The pushback I see against this model from the skeptical trenches is that it doesn't predict chaotic disturbances. I view chaotic bifurcation as a no-nothing theory. We can't predict anything using it, but know that an external forcing will always overpower the minor chaotic fluctuations that may occur. In other words, chaos is annoying noise in the bigger scheme of things.

The only caveat is whether that noise will also scale with the external forcing -- in other words the fluctuations growing bigger with added heat to the system. This is understood with respect to added heat raising the kinetic energy of the system - (1) increasing the average atmospheric wind speed, and (2) added heat to the ocean allowing for greater occasional releases into the atmosphere. These are likely subtle effects, but they will only go in that direction. Remember, reducing heat leads to lower thermal excitation.
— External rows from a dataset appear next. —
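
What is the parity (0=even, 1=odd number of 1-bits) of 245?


0b11110101 has 6 ones => parity 0

0


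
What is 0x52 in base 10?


52 hex = 82 decimal

82


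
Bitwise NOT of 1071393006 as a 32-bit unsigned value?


~0b111111110111000010100011101110 = 0b11000000001000111101011100010001 = 3223574289 (32-bit unsigned)

3223574289


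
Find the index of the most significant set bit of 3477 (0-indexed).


0b110110010101. Highest set bit at position 11

11


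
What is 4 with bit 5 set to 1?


4 | (1 << 5) = 4 | 32 = 36

36


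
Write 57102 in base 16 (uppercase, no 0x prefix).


57102 = DF0E hex

DF0E


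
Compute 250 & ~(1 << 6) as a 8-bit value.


250 & ~(1 << 6) = 186

186


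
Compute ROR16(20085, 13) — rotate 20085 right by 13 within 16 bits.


Rotate 0b100111001110101 right by 13 (16-bit) = 0b111001110101010 = 29610

29610


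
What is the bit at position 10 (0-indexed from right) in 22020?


0b101011000000100, position 10 = 1

1


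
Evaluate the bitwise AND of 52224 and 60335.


0b1100110000000000 & 0b1110101110101111 = 0b1100100000000000 = 51200

51200


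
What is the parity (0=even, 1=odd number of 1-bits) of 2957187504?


0b10110000010000110001100110110000 has 12 ones => parity 0

0


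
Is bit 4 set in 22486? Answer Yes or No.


0b101011111010110, bit 4 = 1. Yes

Yes


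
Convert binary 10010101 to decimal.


10010101 in decimal = 149

149


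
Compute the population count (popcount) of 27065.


0b110100110111001 has 9 set bits

9


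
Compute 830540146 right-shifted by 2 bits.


0b110001100000010000100101110010 >> 2 = 0b1100011000000100001001011100 = 207635036

207635036


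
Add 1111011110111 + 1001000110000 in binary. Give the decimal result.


1111011110111 + 1001000110000 = 11000100100111 = 12583

12583


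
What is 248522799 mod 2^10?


248522799 & 1023 = 47

47


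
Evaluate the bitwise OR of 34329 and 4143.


0b1000011000011001 | 0b1000000101111 = 0b1001011000111111 = 38463

38463


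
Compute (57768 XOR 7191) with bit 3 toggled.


Step 1: 57768 ^ 7191 = 64959
Step 2: 64959 ^ (1 << 3) = 64959 ^ 8 = 64951

64951


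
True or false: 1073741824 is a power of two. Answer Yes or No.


0b1000000000000000000000000000000. Only one bit set => Yes

Yes


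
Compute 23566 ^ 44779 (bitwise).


0b101110000001110 ^ 0b1010111011101011 = 0b1111001011100101 = 62181

62181


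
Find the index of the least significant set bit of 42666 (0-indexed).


0b1010011010101010. Lowest set bit at position 1

1


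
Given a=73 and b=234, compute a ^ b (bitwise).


73 ^ 234 = 163

163


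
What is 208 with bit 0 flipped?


208 ^ (1 << 0) = 208 ^ 1 = 209

209


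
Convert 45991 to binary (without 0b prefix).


45991 = 1011001110100111 in binary

1011001110100111


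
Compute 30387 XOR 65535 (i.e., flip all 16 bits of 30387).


30387 ^ 65535 = 35148

35148


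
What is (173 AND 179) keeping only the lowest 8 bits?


Step 1: 173 & 179 = 161
Step 2: 161 & 255 = 161

161


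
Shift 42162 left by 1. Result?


0b1010010010110010 << 1 = 0b10100100101100100 = 84324

84324


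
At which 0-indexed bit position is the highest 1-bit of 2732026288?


0b10100010110101110110100110110000. Highest set bit at position 31

31


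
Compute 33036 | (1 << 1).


33036 | (1 << 1) = 33036 | 2 = 33038

33038


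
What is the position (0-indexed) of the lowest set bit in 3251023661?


0b11000001110001101010111100101101. Lowest set bit at position 0

0


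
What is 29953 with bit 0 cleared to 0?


29953 & ~(1 << 0) = 29952

29952


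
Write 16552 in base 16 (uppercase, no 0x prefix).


16552 = 40A8 hex

40A8


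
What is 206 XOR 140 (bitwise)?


0b11001110 ^ 0b10001100 = 0b1000010 = 66

66


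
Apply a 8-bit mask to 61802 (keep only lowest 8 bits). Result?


61802 & 255 = 106

106


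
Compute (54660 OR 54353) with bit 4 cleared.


Step 1: 54660 | 54353 = 54741
Step 2: 54741 & ~(1 << 4) = 54725

54725


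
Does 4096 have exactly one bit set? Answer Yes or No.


0b1000000000000. Only one bit set => Yes

Yes


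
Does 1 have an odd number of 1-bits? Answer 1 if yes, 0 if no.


0b1 has 1 ones => parity 1

1


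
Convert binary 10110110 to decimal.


10110110 in decimal = 182

182


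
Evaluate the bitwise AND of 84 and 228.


0b1010100 & 0b11100100 = 0b1000100 = 68

68


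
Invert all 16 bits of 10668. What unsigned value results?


10668 ^ 65535 = 54867

54867


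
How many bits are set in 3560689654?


0b11010100001110111100111111110110 has 21 set bits

21


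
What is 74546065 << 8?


0b100011100010111101110010001 << 8 = 0b10001110001011110111001000100000000 = 19083792640

19083792640


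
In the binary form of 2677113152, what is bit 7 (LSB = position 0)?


0b10011111100100011000000101000000, position 7 = 0

0


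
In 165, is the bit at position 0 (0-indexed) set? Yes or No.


0b10100101, bit 0 = 1. Yes

Yes


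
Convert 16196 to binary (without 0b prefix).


16196 = 11111101000100 in binary

11111101000100


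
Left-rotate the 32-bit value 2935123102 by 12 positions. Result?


Rotate 0b10101110111100100110110010011110 left by 12 (32-bit) = 0b100110110010011110101011101111 = 650767087

650767087


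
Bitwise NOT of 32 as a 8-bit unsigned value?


~0b100000 = 0b11011111 = 223 (8-bit unsigned)

223


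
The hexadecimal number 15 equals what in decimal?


15 hex = 21 decimal

21


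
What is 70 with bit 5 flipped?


70 ^ (1 << 5) = 70 ^ 32 = 102

102


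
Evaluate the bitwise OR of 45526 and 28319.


0b1011000111010110 | 0b110111010011111 = 0b1111111111011111 = 65503

65503


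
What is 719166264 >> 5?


0b101010110111011001101100111000 >> 5 = 0b1010101101110110011011001 = 22473945

22473945


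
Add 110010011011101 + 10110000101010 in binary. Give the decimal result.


110010011011101 + 10110000101010 = 1001000100000111 = 37127

37127


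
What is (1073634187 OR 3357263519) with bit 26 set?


Step 1: 1073634187 | 3357263519 = 4294959007
Step 2: 4294959007 | (1 << 26) = 4294959007 | 67108864 = 4294959007

4294959007


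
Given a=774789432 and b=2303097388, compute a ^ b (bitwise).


774789432 ^ 2303097388 = 2808619796

2808619796


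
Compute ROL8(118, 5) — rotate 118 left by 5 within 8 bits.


Rotate 0b1110110 left by 5 (8-bit) = 0b11001110 = 206

206


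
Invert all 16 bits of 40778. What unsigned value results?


40778 ^ 65535 = 24757

24757


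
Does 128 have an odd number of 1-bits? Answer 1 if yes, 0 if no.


0b10000000 has 1 ones => parity 1

1


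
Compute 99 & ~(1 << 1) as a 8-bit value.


99 & ~(1 << 1) = 97

97


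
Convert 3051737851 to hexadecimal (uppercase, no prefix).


3051737851 = B5E5D2FB hex

B5E5D2FB


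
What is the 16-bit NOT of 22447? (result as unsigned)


~0b101011110101111 = 0b1010100001010000 = 43088 (16-bit unsigned)

43088


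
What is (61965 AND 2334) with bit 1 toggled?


Step 1: 61965 & 2334 = 12
Step 2: 12 ^ (1 << 1) = 12 ^ 2 = 14

14


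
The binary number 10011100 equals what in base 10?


10011100 in decimal = 156

156


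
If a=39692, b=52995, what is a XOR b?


39692 ^ 52995 = 21519

21519


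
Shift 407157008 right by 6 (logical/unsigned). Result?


0b11000010001001011100100010000 >> 6 = 0b11000010001001011100100 = 6361828

6361828


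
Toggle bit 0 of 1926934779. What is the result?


1926934779 ^ (1 << 0) = 1926934779 ^ 1 = 1926934778

1926934778


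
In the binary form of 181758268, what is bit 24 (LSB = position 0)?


0b1010110101010110100100111100, position 24 = 0

0


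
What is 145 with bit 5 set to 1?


145 | (1 << 5) = 145 | 32 = 177

177


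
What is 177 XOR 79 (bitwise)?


0b10110001 ^ 0b1001111 = 0b11111110 = 254

254


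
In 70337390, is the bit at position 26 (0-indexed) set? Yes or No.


0b100001100010100001101101110, bit 26 = 1. Yes

Yes


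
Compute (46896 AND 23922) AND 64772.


Step 1: 46896 & 23922 = 5424
Step 2: 5424 & 64772 = 5376

5376


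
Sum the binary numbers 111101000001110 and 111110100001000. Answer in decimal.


111101000001110 + 111110100001000 = 1111011100010110 = 63254

63254


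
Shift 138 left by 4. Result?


0b10001010 << 4 = 0b100010100000 = 2208

2208


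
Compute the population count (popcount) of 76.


0b1001100 has 3 set bits

3


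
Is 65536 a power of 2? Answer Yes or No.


0b10000000000000000. Only one bit set => Yes

Yes


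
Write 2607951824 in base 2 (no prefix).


2607951824 = 10011011011100100010111111010000 in binary

10011011011100100010111111010000


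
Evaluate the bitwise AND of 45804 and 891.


0b1011001011101100 & 0b1101111011 = 0b1001101000 = 616

616


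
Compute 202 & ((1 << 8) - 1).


202 & 255 = 202

202


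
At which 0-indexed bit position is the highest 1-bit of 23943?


0b101110110000111. Highest set bit at position 14

14


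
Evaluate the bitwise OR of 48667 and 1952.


0b1011111000011011 | 0b11110100000 = 0b1011111110111011 = 49083

49083


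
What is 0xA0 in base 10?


A0 hex = 160 decimal

160


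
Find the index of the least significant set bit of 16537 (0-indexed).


0b100000010011001. Lowest set bit at position 0

0


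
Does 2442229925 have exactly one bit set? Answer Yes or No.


0b10010001100100010111100010100101. Multiple bits set => No

No


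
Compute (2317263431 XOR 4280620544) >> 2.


Step 1: 2317263431 ^ 4280620544 = 1966847047
Step 2: 1966847047 >> 2 = 491711761

491711761


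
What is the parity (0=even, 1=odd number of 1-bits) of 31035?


0b111100100111011 has 10 ones => parity 0

0


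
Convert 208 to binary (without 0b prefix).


208 = 11010000 in binary

11010000


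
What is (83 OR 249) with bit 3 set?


Step 1: 83 | 249 = 251
Step 2: 251 | (1 << 3) = 251 | 8 = 251

251


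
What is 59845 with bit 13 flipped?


59845 ^ (1 << 13) = 59845 ^ 8192 = 51653

51653


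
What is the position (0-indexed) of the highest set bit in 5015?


0b1001110010111. Highest set bit at position 12

12


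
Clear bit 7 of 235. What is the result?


235 & ~(1 << 7) = 107

107


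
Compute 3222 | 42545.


0b110010010110 | 0b1010011000110001 = 0b1010111010110111 = 44727

44727


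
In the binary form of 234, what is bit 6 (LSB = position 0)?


0b11101010, position 6 = 1

1


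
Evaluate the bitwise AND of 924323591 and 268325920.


0b110111000110000000111100000111 & 0b1111111111100101010000100000 = 0b111000110000000010000000000 = 119014400

119014400


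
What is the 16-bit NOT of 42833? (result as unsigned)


~0b1010011101010001 = 0b101100010101110 = 22702 (16-bit unsigned)

22702


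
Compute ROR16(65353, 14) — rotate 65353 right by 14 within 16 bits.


Rotate 0b1111111101001001 right by 14 (16-bit) = 0b1111110100100111 = 64807

64807


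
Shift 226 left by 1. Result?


0b11100010 << 1 = 0b111000100 = 452

452


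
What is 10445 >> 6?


0b10100011001101 >> 6 = 0b10100011 = 163

163


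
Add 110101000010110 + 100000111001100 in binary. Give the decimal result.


110101000010110 + 100000111001100 = 1010101111100010 = 44002

44002


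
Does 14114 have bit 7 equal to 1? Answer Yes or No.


0b11011100100010, bit 7 = 0. No

No


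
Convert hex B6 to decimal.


B6 hex = 182 decimal

182


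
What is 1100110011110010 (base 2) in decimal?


1100110011110010 in decimal = 52466

52466


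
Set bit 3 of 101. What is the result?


101 | (1 << 3) = 101 | 8 = 109

109


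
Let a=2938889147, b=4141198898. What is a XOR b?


2938889147 ^ 4141198898 = 1509838217

1509838217


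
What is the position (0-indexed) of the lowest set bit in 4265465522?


0b11111110001111011101011010110010. Lowest set bit at position 1

1


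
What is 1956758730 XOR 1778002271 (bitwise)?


0b1110100101000011100010011001010 ^ 0b1101001111110100010100101011111 = 0b11101010110111110110110010101 = 492563861

492563861


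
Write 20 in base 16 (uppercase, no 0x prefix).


20 = 14 hex

14


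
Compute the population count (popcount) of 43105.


0b1010100001100001 has 6 set bits

6


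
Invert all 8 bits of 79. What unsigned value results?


79 ^ 255 = 176

176


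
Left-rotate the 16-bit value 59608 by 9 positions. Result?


Rotate 0b1110100011011000 left by 9 (16-bit) = 0b1011000111010001 = 45521

45521


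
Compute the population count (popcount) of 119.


0b1110111 has 6 set bits

6


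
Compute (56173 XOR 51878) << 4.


Step 1: 56173 ^ 51878 = 4555
Step 2: 4555 << 4 = 72880

72880


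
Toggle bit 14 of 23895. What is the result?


23895 ^ (1 << 14) = 23895 ^ 16384 = 7511

7511


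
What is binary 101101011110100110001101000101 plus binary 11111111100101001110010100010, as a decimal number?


101101011110100110001101000101 + 11111111100101001110010100010 = 1001101011011001111111111100111 = 1298989031

1298989031


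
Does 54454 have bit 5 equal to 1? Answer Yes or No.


0b1101010010110110, bit 5 = 1. Yes

Yes


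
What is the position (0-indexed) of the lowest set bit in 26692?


0b110100001000100. Lowest set bit at position 2

2


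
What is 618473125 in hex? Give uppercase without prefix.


618473125 = 24DD26A5 hex

24DD26A5


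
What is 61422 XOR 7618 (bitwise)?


0b1110111111101110 ^ 0b1110111000010 = 0b1111001000101100 = 61996

61996


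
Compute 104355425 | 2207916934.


0b110001110000101011001100001 | 0b10000011100110100010001110000110 = 0b10000111101110100111011111100111 = 2277144551

2277144551


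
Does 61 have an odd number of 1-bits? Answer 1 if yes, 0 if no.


0b111101 has 5 ones => parity 1

1


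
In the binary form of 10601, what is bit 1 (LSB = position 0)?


0b10100101101001, position 1 = 0

0


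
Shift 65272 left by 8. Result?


0b1111111011111000 << 8 = 0b111111101111100000000000 = 16709632

16709632


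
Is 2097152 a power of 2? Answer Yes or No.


0b1000000000000000000000. Only one bit set => Yes

Yes


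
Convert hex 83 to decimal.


83 hex = 131 decimal

131


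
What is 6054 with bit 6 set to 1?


6054 | (1 << 6) = 6054 | 64 = 6118

6118


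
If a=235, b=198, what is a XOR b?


235 ^ 198 = 45

45


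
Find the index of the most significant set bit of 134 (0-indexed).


0b10000110. Highest set bit at position 7

7


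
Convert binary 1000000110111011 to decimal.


1000000110111011 in decimal = 33211

33211


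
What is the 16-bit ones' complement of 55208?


55208 ^ 65535 = 10327

10327


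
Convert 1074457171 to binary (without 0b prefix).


1074457171 = 1000000000010101110101001010011 in binary

1000000000010101110101001010011


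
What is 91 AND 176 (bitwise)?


0b1011011 & 0b10110000 = 0b10000 = 16

16


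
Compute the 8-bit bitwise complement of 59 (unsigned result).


~0b111011 = 0b11000100 = 196 (8-bit unsigned)

196


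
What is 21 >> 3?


0b10101 >> 3 = 0b10 = 2

2


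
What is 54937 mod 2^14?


54937 & 16383 = 5785

5785


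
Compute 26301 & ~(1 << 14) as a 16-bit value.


26301 & ~(1 << 14) = 9917

9917


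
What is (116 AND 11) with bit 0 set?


Step 1: 116 & 11 = 0
Step 2: 0 | (1 << 0) = 0 | 1 = 1

1


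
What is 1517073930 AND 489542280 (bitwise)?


0b1011010011011001011011000001010 & 0b11101001011011101001010001000 = 0b11000001011001001001000001000 = 405574152

405574152


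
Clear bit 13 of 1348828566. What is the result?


1348828566 & ~(1 << 13) = 1348820374

1348820374


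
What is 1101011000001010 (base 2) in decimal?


1101011000001010 in decimal = 54794

54794


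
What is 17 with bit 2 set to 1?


17 | (1 << 2) = 17 | 4 = 21

21


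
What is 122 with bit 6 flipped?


122 ^ (1 << 6) = 122 ^ 64 = 58

58


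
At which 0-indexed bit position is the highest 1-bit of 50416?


0b1100010011110000. Highest set bit at position 15

15


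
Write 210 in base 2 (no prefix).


210 = 11010010 in binary

11010010


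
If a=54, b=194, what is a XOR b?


54 ^ 194 = 244

244


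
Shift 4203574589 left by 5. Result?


0b11111010100011010111010100111101 << 5 = 0b1111101010001101011101010011110100000 = 134514386848

134514386848


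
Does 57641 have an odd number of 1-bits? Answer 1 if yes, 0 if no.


0b1110000100101001 has 7 ones => parity 1

1


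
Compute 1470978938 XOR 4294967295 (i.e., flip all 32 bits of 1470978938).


1470978938 ^ 4294967295 = 2823988357

2823988357


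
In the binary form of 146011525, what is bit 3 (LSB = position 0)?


0b1000101100111111010110000101, position 3 = 0

0


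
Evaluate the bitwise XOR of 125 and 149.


0b1111101 ^ 0b10010101 = 0b11101000 = 232

232


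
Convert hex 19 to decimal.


19 hex = 25 decimal

25


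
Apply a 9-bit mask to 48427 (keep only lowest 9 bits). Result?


48427 & 511 = 299

299


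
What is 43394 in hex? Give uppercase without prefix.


43394 = A982 hex

A982


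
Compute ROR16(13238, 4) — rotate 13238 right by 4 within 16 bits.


Rotate 0b11001110110110 right by 4 (16-bit) = 0b110001100111011 = 25403

25403


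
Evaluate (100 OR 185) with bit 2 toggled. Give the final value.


Step 1: 100 | 185 = 253
Step 2: 253 ^ (1 << 2) = 253 ^ 4 = 249

249


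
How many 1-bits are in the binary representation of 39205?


0b1001100100100101 has 7 set bits

7


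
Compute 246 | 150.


0b11110110 | 0b10010110 = 0b11110110 = 246

246


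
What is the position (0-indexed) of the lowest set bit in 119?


0b1110111. Lowest set bit at position 0

0


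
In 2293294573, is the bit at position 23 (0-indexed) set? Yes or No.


0b10001000101100001110010111101101, bit 23 = 1. Yes

Yes


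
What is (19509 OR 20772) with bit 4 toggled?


Step 1: 19509 | 20772 = 23861
Step 2: 23861 ^ (1 << 4) = 23861 ^ 16 = 23845

23845


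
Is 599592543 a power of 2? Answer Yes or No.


0b100011101111010000111001011111. Multiple bits set => No

No


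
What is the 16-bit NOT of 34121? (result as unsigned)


~0b1000010101001001 = 0b111101010110110 = 31414 (16-bit unsigned)

31414


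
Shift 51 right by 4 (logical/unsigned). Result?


0b110011 >> 4 = 0b11 = 3

3


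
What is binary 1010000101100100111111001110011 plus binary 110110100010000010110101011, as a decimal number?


1010000101100100111111001110011 + 110110100010000010110101011 = 1010111100000111000010000011110 = 1468236830

1468236830


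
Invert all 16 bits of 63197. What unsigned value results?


63197 ^ 65535 = 2338

2338


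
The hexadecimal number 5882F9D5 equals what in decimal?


5882F9D5 hex = 1484978645 decimal

1484978645


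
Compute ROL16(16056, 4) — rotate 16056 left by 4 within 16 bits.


Rotate 0b11111010111000 left by 4 (16-bit) = 0b1110101110000011 = 60291

60291


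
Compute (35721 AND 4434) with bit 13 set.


Step 1: 35721 & 4434 = 256
Step 2: 256 | (1 << 13) = 256 | 8192 = 8448

8448


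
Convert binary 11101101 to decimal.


11101101 in decimal = 237

237


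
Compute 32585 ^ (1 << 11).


32585 ^ (1 << 11) = 32585 ^ 2048 = 30537

30537


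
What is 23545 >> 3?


0b101101111111001 >> 3 = 0b101101111111 = 2943

2943


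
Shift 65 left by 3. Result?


0b1000001 << 3 = 0b1000001000 = 520

520


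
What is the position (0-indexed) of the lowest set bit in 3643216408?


0b11011001001001110001001000011000. Lowest set bit at position 3

3


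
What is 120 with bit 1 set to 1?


120 | (1 << 1) = 120 | 2 = 122

122


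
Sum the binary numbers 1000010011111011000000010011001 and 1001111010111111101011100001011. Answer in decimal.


1000010011111011000000010011001 + 1001111010111111101011100001011 = 10010001110111010101011110100100 = 2447202212

2447202212


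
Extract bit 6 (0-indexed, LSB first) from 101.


0b1100101, position 6 = 1

1


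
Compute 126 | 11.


0b1111110 | 0b1011 = 0b1111111 = 127

127


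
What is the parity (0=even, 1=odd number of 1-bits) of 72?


0b1001000 has 2 ones => parity 0

0


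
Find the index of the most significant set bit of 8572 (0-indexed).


0b10000101111100. Highest set bit at position 13

13


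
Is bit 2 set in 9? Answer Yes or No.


0b1001, bit 2 = 0. No

No


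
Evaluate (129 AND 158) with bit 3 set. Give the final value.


Step 1: 129 & 158 = 128
Step 2: 128 | (1 << 3) = 128 | 8 = 136

136


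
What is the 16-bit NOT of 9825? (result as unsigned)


~0b10011001100001 = 0b1101100110011110 = 55710 (16-bit unsigned)

55710


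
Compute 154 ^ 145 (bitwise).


0b10011010 ^ 0b10010001 = 0b1011 = 11

11


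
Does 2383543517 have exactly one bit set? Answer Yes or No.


0b10001110000100011111110011011101. Multiple bits set => No

No


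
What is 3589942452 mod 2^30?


3589942452 & 1073741823 = 368716980

368716980


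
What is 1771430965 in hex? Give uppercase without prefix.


1771430965 = 6995E435 hex

6995E435


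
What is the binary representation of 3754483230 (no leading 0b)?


3754483230 = 11011111110010001101111000011110 in binary

11011111110010001101111000011110


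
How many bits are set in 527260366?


0b11111011011010101101011001110 has 19 set bits

19


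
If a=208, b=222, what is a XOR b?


208 ^ 222 = 14

14


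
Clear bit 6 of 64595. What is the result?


64595 & ~(1 << 6) = 64531

64531


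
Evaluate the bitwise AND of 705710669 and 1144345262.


0b101010000100000100101001001101 & 0b1000100001101010101001010101110 = 0b100000100001000001100 = 1065484

1065484


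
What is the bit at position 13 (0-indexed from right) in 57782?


0b1110000110110110, position 13 = 1

1


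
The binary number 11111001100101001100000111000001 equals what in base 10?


11111001100101001100000111000001 in decimal = 4187275713

4187275713


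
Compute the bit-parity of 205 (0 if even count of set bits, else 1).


0b11001101 has 5 ones => parity 1

1


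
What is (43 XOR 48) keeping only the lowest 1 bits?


Step 1: 43 ^ 48 = 27
Step 2: 27 & 1 = 1

1


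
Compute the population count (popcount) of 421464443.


0b11001000111110000100101111011 has 16 set bits

16


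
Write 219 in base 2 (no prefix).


219 = 11011011 in binary

11011011


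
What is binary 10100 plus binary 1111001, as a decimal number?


10100 + 1111001 = 10001101 = 141

141


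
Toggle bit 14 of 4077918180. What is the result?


4077918180 ^ (1 << 14) = 4077918180 ^ 16384 = 4077934564

4077934564


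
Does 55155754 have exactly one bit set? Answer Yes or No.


0b11010010011001110000101010. Multiple bits set => No

No


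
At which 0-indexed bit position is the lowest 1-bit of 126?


0b1111110. Lowest set bit at position 1

1


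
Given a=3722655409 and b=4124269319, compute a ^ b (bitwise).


3722655409 ^ 4124269319 = 674262454

674262454


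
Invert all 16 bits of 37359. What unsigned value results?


37359 ^ 65535 = 28176

28176


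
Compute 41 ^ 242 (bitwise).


0b101001 ^ 0b11110010 = 0b11011011 = 219

219


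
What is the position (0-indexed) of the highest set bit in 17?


0b10001. Highest set bit at position 4

4


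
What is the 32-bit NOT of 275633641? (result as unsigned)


~0b10000011011011101010111101001 = 0b11101111100100100010101000010110 = 4019333654 (32-bit unsigned)

4019333654


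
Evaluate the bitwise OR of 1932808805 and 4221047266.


0b1110011001101000101001001100101 | 0b11111011100110000001000111100010 = 0b11111011101111000101001111100111 = 4223423463

4223423463


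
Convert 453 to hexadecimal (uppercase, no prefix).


453 = 1C5 hex

1C5


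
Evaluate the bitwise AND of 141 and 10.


0b10001101 & 0b1010 = 0b1000 = 8

8


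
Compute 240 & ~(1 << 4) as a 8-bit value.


240 & ~(1 << 4) = 224

224


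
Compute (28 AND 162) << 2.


Step 1: 28 & 162 = 0
Step 2: 0 << 2 = 0

0


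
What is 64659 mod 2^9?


64659 & 511 = 147

147


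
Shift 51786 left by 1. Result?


0b1100101001001010 << 1 = 0b11001010010010100 = 103572

103572


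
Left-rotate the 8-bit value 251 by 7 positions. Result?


Rotate 0b11111011 left by 7 (8-bit) = 0b11111101 = 253

253


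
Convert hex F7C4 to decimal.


F7C4 hex = 63428 decimal

63428


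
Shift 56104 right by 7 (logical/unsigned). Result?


0b1101101100101000 >> 7 = 0b110110110 = 438

438


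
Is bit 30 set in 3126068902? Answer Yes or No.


0b10111010010101000000011010100110, bit 30 = 0. No

No


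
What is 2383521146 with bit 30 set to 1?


2383521146 | (1 << 30) = 2383521146 | 1073741824 = 3457262970

3457262970


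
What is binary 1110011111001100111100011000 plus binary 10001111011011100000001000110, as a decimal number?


1110011111001100111100011000 + 10001111011011100000001000110 = 100000011010101000111101011110 = 543854430

543854430


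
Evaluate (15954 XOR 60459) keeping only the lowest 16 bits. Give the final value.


Step 1: 15954 ^ 60459 = 53881
Step 2: 53881 & 65535 = 53881

53881


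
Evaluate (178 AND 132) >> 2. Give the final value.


Step 1: 178 & 132 = 128
Step 2: 128 >> 2 = 32

32


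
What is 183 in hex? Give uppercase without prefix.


183 = B7 hex

B7


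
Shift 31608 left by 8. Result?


0b111101101111000 << 8 = 0b11110110111100000000000 = 8091648

8091648


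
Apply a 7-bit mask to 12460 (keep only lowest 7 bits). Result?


12460 & 127 = 44

44


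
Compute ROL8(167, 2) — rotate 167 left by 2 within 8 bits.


Rotate 0b10100111 left by 2 (8-bit) = 0b10011110 = 158

158


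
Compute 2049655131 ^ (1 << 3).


2049655131 ^ (1 << 3) = 2049655131 ^ 8 = 2049655123

2049655123


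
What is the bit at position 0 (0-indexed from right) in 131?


0b10000011, position 0 = 1

1


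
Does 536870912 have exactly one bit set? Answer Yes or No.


0b100000000000000000000000000000. Only one bit set => Yes

Yes


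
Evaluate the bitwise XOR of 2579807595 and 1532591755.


0b10011001110001001011110101101011 ^ 0b1011011010110010111111010001011 = 0b11000010100111011100001111100000 = 3265119200

3265119200


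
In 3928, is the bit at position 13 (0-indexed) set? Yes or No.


0b111101011000, bit 13 = 0. No

No


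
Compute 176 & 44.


0b10110000 & 0b101100 = 0b100000 = 32

32


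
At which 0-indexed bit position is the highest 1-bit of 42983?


0b1010011111100111. Highest set bit at position 15

15


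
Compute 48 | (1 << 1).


48 | (1 << 1) = 48 | 2 = 50

50


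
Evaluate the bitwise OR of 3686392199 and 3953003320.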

The BesselK wind model has a thermal excitation built-in, as the maximum entropy estimator for average energy is nothing but a thermalized Boltzmann partition function describing the system's entropy.

Entropy measures the thermal excitation of the system and that scales with temperature. Non-linearities and chaos is just a way for the disordered system to explore the ergodic range of states, thus making the statistical mechanical/information theory valid. Look at how a naive pseudo-random number generator is created -- by sticking a handful of non-linear functions together, you will explore the state space (see the topic of iterated maps). Voila, it will approach an ergodic limit. Then add in energy constraints, such as the mean energy of the system and you have the Boltzmann estimator, aka MaxEnt estimation.

See also the topic of K-distribution model which models the disorder, or clutter, in electromagnetic interference. This also uses the BesselK model.

Another interesting observation. In the semiconductor world, the transport regimes analogous to the stochastic and chaotic/deterministic talked about in climate circles are diffusive and ballistic transport. It is very hard to get to ballistic transport because the carriers thermalize so rapidly, which is the essential dissipation route to diffusive transport. The idea of stochastic resonance is all over the place in semiconductor physics and technology, with carrier population inversions, bandgap engineering, etc. but we don't talk about it as stochastic resonance because there is already a well established terminology.

On top of that, there is the concept of dispersive transport, which is diffusive transport with huge amounts of disorder in the mobilities and bandgaps. This is the concept that I have done some recent research on because all the cheap photovoltaic technology is built on amorphous or polycrystalline garbage.

On that level, what I think is happening in the climate system is closer to a mix of dispersion and diffusion than determinism.

For example, relating to wind speed distribution, we need to get a handle on what controls the dispersion. From other posts that I have done on wind speed, remembered that the wind power dissipation is the cube of the wind speed, while the distribution that has a skew (the third statistical moment) equal to the mean is just the BesselK distribution that matches the empirical results. This is to me is somewhat mysterious ... is it just that the mean wind speed matches statistically the dissipation due to friction? Could that be some universal scaling result? In terms of maximum entropy it would be the distribution that has a constraint of a finite mean with the mean equating to cube root of the third moment (i.e Mean = standardDeviation * Skew). This then determines all the fluctuations observed over the larger ensemble.